At least the NDP care about human dignity unlike the Liberals er, I mean Fiberals.

The Liberals just use land and people to make big bucks for his business buddies. He does not care about the environment or blue collar workers. If Campbell had it his way we all would be making 2 bucks an hour.
 

no1important

Time Out
Jan 9, 2003
4,125
0
36
57
Vancouver
members.shaw.ca
RE: NDP Have BIG plans in

well according to Stats canada Ontario and Alberta both have higher wages on Average than BC. So Campbell saying we have the highest wage is another outright lie.

Campbell would have us all working for next to nothing if he had it his way.
 

insignificant

Electoral Member
Apr 13, 2005
185
0
16
Vancouver, BC
Campbell would have us all working for next to nothing if he had it his way.

Ya - that makes sense! The man whos goal is a strong, competetive economy wants people making next to nothing! He is 10 million times smarter than you, and he knows that a province filled with consumers with money in their pockets makes a strong economy! He wants a Province filled with skilled labour, professionals, and investors to keep our economy rolling.

However, do not expect that you can make a skilled persons wage working in a non-skilled job. That's just not realistic - not in BC - not in the rest of the WORLD!

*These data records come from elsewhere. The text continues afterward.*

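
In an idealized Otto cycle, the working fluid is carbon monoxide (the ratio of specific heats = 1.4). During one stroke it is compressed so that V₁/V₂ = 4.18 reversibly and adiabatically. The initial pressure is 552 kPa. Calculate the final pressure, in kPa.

P₂ ≈ 4090 kPa

Since PV^γ is constant along a reversible adiabat, P₂ = P₁ (V₁/V₂)^γ.
P₂ = 552 × 4.18^(1.4) = 4089 kPa.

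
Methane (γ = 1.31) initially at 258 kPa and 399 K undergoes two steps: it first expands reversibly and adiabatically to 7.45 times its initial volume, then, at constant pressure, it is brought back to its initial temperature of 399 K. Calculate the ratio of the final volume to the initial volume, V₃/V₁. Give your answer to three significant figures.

Adiabatic step: V₂/V₁ = 7.45; T₂ = T₁·(1/7.45)^(0.31) = 214.1 K.
Isobaric step: V₃/V₂ = T₃/T₂ = 399/214.1.
V₃/V₁ = (V₂/V₁)(V₃/V₂) = 7.45 × (399/214.1) = 13.88.

V₃/V₁ ≈ 13.9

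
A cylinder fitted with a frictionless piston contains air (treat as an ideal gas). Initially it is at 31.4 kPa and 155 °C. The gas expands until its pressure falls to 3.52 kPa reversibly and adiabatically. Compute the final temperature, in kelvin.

Adiabatic: T₂/T₁ = (P₂/P₁)^((γ−1)/γ).
For a diatomic ideal gas γ = 7/5, so (γ−1)/γ = 2/7.
T₁ = 155 °C = 428.1 K.
T₂ = 428.1 × (3.52/31.4)^(2/7) = 229.1 K.

T₂ ≈ 229 K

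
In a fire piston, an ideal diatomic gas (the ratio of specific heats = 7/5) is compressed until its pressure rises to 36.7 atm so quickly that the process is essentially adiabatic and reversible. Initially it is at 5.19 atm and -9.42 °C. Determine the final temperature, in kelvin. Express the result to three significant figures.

T₂ ≈ 461 K

Adiabatic: T₂/T₁ = (P₂/P₁)^((γ−1)/γ).
T₁ = -9.42 °C = 263.7 K.
T₂ = 263.7 × (36.7/5.19)^(2/7) = 461.2 K.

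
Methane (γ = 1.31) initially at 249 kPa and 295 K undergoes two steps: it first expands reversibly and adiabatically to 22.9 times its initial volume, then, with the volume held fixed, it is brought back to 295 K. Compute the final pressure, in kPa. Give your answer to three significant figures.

P₃ ≈ 10.9 kPa

Adiabatic step (PV^γ = const): P₂ = 249×(1/22.9)^(1.31) = 4.119 kPa; T₂ = 295×(1/22.9)^(0.31) = 111.8 K.
Isochoric: P₃ = P₂(T₃/T₂) = 4.119 × (295/111.8) = 10.87 kPa.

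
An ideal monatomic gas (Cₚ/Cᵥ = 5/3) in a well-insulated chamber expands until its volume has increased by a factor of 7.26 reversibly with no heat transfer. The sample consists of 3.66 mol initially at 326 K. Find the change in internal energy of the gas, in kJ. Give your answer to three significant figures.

ΔU ≈ -10.9 kJ

Adiabatic: T₁V₁^(γ−1) = T₂V₂^(γ−1) ⇒ T₂ = T₁ (V₁/V₂)^(γ−1).
T₂ = 326 × (1/7.26)^(2/3) = 86.95 K.
Q = 0, so ΔU = W_on_gas = nCᵥΔT with Cᵥ = R/(γ−1) = 12.47 J/(mol·K).
ΔU = 3.66 × 12.47 × (86.95 − 326) = -10910 J.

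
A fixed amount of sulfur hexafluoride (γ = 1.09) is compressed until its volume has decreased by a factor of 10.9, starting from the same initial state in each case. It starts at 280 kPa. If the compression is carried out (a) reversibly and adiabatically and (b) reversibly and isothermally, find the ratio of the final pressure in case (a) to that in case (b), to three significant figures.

P_adiabatic / P_isothermal ≈ 1.24

Isothermal: P_b = P₁(V₁/V₂) = 280×10.9.
Adiabatic: P_a = P₁(V₁/V₂)^γ = 280×10.9^(1.09).
P_a/P_b = (V₁/V₂)^(γ−1) = 10.9^(0.09) = 1.24.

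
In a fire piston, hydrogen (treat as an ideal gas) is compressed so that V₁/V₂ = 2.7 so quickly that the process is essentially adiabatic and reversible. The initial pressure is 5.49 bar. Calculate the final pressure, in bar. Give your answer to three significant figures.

P₂ ≈ 22.1 bar

Adiabatic: P₁V₁^γ = P₂V₂^γ ⇒ P₂ = P₁ (V₁/V₂)^γ.
For a diatomic ideal gas γ = 7/5.
P₂ = 5.49 × 2.7^(7/5) = 22.05 bar.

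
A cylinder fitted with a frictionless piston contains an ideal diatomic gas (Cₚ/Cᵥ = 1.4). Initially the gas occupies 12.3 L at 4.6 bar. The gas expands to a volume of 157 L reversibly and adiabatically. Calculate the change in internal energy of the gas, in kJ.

ΔU ≈ -9.04 kJ

P₂ = P₁(V₁/V₂)^γ = 4.6×(12.3/157)^(1.4) = 0.1301 bar.
For a reversible adiabat, W_by_gas = (P₁V₁ − P₂V₂)/(γ−1).
W_by = (460000×0.0123 − 13010×0.157) / (0.4) = 9038 J.
Q = 0 ⇒ ΔU = −W_by = -9038 J.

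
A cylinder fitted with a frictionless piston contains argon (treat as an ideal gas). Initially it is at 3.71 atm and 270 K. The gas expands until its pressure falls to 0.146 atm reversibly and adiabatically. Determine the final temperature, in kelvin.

T₂ ≈ 74.0 K

Adiabatic: T₂/T₁ = (P₂/P₁)^((γ−1)/γ).
For a monatomic ideal gas γ = 5/3, so (γ−1)/γ = 2/5.
T₂ = 270 × (0.146/3.71)^(2/5) = 74.02 K.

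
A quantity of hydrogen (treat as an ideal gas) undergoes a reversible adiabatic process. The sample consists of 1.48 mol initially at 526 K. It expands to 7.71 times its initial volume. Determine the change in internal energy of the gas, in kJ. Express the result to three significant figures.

For a reversible adiabat TV^(γ−1) is constant, so T₂ = T₁ (V₁/V₂)^(γ−1).
γ = 7/5 for a diatomic ideal gas, so γ−1 = 2/5.
T₂ = 526 × (1/7.71)^(2/5) = 232.4 K.
Q = 0, so ΔU = W_on_gas = nCᵥΔT with Cᵥ = R/(γ−1) = 20.79 J/(mol·K).
ΔU = 1.48 × 20.79 × (232.4 − 526) = -9033 J.

ΔU ≈ -9.03 kJ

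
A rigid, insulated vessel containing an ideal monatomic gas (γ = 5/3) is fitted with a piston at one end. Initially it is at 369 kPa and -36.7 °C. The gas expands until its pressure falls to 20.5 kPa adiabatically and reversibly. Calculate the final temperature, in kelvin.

Along an adiabat T P^((1−γ)/γ) is constant, so T₂ = T₁ (P₂/P₁)^((γ−1)/γ).
T₁ = -36.7 °C = 236.4 K.
T₂ = 236.4 × (20.5/369)^(2/5) = 74.41 K.

T₂ ≈ 74.4 K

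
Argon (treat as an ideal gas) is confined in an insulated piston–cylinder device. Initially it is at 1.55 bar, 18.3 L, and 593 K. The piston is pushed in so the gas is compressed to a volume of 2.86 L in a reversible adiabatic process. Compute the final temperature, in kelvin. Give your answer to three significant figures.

For a reversible adiabat TV^(γ−1) is constant, so T₂ = T₁ (V₁/V₂)^(γ−1).
γ = 5/3 for a monatomic ideal gas.
T₂ = 593 × (18.3/2.86)^(2/3) = 2044 K.

T₂ ≈ 2040 K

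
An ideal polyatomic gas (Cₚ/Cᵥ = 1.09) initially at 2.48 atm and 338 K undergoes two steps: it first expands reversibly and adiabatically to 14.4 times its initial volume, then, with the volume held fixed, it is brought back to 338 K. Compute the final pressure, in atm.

P₃ ≈ 0.172 atm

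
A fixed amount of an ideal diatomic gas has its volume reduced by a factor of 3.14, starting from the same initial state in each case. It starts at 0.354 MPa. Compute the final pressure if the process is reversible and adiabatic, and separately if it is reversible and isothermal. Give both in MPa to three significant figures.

adiabatic: 1.76 MPa; isothermal: 1.11 MPa

For a diatomic ideal gas γ = 7/5.
Isothermal: P₂ = P₁(V₁/V₂) = 0.354×3.14 = 1.112 MPa.
Adiabatic: P₂ = P₁(V₁/V₂)^γ = 0.354×3.14^(7/5) = 1.757 MPa.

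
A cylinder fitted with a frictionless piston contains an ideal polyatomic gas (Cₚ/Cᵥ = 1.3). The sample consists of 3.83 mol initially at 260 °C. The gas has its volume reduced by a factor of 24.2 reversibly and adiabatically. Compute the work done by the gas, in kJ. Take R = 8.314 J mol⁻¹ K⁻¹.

W ≈ -90.6 kJ

For a reversible adiabat TV^(γ−1) is constant, so T₂ = T₁ (V₁/V₂)^(γ−1).
T₁ = 260 °C = 533.1 K.
T₂ = 533.1 × 24.2^(0.3) = 1387 K.
Q = 0, so ΔU = W_on_gas = nCᵥΔT with Cᵥ = R/(γ−1) = 27.71 J/(mol·K).
ΔU = 3.83 × 27.71 × (1387 − 533.1) = 90600 J.
Work done by the gas = −ΔU = -90600 J.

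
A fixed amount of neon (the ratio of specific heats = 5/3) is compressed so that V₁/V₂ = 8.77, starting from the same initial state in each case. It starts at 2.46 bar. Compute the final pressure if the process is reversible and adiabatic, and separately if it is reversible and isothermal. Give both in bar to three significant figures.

adiabatic: 91.7 bar; isothermal: 21.6 bar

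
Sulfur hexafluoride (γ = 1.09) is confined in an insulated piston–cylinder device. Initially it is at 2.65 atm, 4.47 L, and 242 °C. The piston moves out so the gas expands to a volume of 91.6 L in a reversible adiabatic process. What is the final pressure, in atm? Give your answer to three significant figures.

P₂ ≈ 0.0985 atm

Adiabatic: P₁V₁^γ = P₂V₂^γ ⇒ P₂ = P₁ (V₁/V₂)^γ.
P₂ = 2.65 × (4.47/91.6)^(1.09) = 0.09854 atm.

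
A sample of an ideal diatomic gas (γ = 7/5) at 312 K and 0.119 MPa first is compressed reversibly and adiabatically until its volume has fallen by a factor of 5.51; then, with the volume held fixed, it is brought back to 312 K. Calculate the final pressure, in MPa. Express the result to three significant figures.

P₃ ≈ 0.656 MPa

Adiabatic step (PV^γ = const): P₂ = 0.119×5.51^(7/5) = 1.298 MPa; T₂ = 312×5.51^(2/5) = 617.5 K.
Isochoric: P₃ = P₂(T₃/T₂) = 1.298 × (312/617.5) = 0.6557 MPa.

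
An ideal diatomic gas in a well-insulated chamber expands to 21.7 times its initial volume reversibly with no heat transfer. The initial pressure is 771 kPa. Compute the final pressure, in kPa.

P₂ ≈ 10.4 kPa

Since PV^γ is constant along a reversible adiabat, P₂ = P₁ (V₁/V₂)^γ.
For a diatomic ideal gas γ = 7/5.
P₂ = 771 × (1/21.7)^(7/5) = 10.38 kPa.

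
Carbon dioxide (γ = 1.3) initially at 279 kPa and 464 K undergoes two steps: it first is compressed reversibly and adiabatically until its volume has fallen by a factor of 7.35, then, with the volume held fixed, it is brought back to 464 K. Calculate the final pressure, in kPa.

P₃ ≈ 2050 kPa

Adiabatic step (PV^γ = const): P₂ = 279×7.35^(1.3) = 3731 kPa; T₂ = 464×7.35^(0.3) = 844.1 K.
Isochoric: P₃ = P₂(T₃/T₂) = 3731 × (464/844.1) = 2051 kPa.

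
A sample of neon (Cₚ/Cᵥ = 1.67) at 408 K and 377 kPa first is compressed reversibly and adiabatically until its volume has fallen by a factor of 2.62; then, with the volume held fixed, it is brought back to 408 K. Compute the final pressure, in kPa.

P₃ ≈ 988 kPa

Adiabatic step (PV^γ = const): P₂ = 377×2.62^(1.67) = 1883 kPa; T₂ = 408×2.62^(0.67) = 777.9 K.
Isochoric: P₃ = P₂(T₃/T₂) = 1883 × (408/777.9) = 987.7 kPa.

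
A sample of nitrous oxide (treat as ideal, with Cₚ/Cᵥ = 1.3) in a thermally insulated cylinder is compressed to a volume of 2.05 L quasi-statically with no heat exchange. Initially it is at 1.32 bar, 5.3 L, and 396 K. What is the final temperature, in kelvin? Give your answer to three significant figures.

T₂ ≈ 527 K

Adiabatic: T₁V₁^(γ−1) = T₂V₂^(γ−1) ⇒ T₂ = T₁ (V₁/V₂)^(γ−1).
T₂ = 396 × (5.3/2.05)^(0.3) = 526.6 K.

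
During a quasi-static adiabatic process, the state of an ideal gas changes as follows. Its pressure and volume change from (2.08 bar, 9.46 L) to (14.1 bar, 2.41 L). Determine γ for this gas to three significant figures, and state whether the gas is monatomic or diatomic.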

As I said before, you should consider going to university and taking an econ 101 course to get a better idea of what is going on - you clearly don't understand simple economics at all.
 

insignificant

Electoral Member
Apr 13, 2005
185
0
16
Vancouver, BC
well according to Stats canada Ontario and Alberta both have higher wages on Average than BC. So Campbell saying we have the highest wage is another outright lie.

Ok then - provide the information to back up your claim of Liar - provide the web address in the stats-can site so that we can all see it - I went to look and I couldn't find it!

FYI-The Liberal claim of wage rates is as follows (taken from the Liberals Website):

B.C. is #1 in wage rates

The proportion of B.C.'s workforce making 16 dollars an hour or more is higher than any other province in Canada at 57.2 per cent.

For you people who don't understand math to well: 57.2% of people in BC earn more than $16/hr.